Worth keeping in mind that “simple” is not clearly defined in the general case (forget about machine learning). I’m sure lots has been written about this idea, including here.
I wonder how much of the tremendously rapid progress of computer science in the last decade owes itself to structurally more rapid truth-finding, enabled by:
the virtual nature of the majority of the experiments, making them easily replicable
the proliferation of services like github, making it very easy to replicate others’ experiments
(a combination of the points above) the expectation that one would make one’s experiments easily available for replication by others
There are other reasons to expect rapid progress in CS (compared to, say, electrical engineering) but I wonder how much is explained by this replication dynamic.
Very little, because most CS experiments are not in fact replicable (and that’s usually only one of several serious methodological problems).
CS does seem somewhat ahead of other fields I’ve worked in, but I’d attribute that to the mostly-separate open source community rather than academia per se.
To be sure, let’s say we’re talking about something like “the entirety of published material” rather than the subset of it that comes from academia. This is meant to very much include the open source community.
Very curious, in what way are most CS experiments not replicable? From what I’ve seen in deep learning, for instance, it’s standard practice to include a working github repo along with the paper (I’m sure you know lots more about this than I do). This is not the case in economics, for instance, just to pick a field I’m familiar with.
See e.g. https://mschloegel.me/paper/schloegel2024sokfuzzevals.pdf
Fuzzing is a generally pretty healthy subfield, but even there most peer-reviewed papers in top venues are still are completely useless! Importantly, “a ‘working’ github repo” is really not enough to ensure that your results are reproducible, let alone ensure external validity.
From personal observation, kids learn text (say, from a children’s book, and from songs) back-to-front. That is, the adult will say all but the last word in the sentence, and the kid will (eventually) learn to chime in to complete the sentence.
This feels correlated to LLMs learning well when tasked with next-token prediction, and those predictions being stronger (less uniform over the vocabulary) when the preceding sequences get longer.
I wonder if there’s a connection to having rhyme “live” in the last sound of each line, as opposed to the first.
A lot of memory seems to be linear, possibly because most information in the world is encoded linearly. If I was to tell you the 20th letter of the alphabet, I’d have to go through every letter it in my head.
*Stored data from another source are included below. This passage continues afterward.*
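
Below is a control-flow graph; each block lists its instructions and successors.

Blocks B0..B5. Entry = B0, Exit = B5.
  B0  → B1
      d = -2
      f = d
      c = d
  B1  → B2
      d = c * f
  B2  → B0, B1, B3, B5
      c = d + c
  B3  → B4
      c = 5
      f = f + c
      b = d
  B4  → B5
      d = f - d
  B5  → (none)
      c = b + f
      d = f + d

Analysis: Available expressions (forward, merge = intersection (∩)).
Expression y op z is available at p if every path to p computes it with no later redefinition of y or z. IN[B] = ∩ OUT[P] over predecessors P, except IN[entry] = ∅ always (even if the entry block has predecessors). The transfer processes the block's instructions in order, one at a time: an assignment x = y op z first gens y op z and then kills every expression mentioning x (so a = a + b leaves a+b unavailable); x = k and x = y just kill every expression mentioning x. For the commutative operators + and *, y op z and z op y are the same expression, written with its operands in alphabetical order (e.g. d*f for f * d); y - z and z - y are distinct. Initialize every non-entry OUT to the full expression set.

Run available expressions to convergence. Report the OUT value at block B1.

Answer: {c*f}

Derivation:
Fixpoint table:
  B0: | IN={} | OUT={}
  B1: | IN={} | OUT={c*f}
  B2: | IN={c*f} | OUT={}
  B3: | IN={} | OUT={}
  B4: | IN={} | OUT={}
  B5: | IN={} | OUT={b+f}

Merge at B1: IN[B1] = OUT[B0] ∩ OUT[B2] = {}
Applying B1's transfer function to that IN value gives OUT[B1] (row B1 above).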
It’s a linked-list data structure.
Even many memory techniques, like the mind palace, is ordered, with each item linking to the next.
I don’t think this is the same as markov-chains or predicting the next item, but that it has to do with the most common data structure of information being linear.
As for making the first word rhyme instead of the last, that’s an interesting thought! I actually have no idea. When I rhyme like that in my head, it sounds wrong, but I couldn’t tell you the reason. You may be on to something.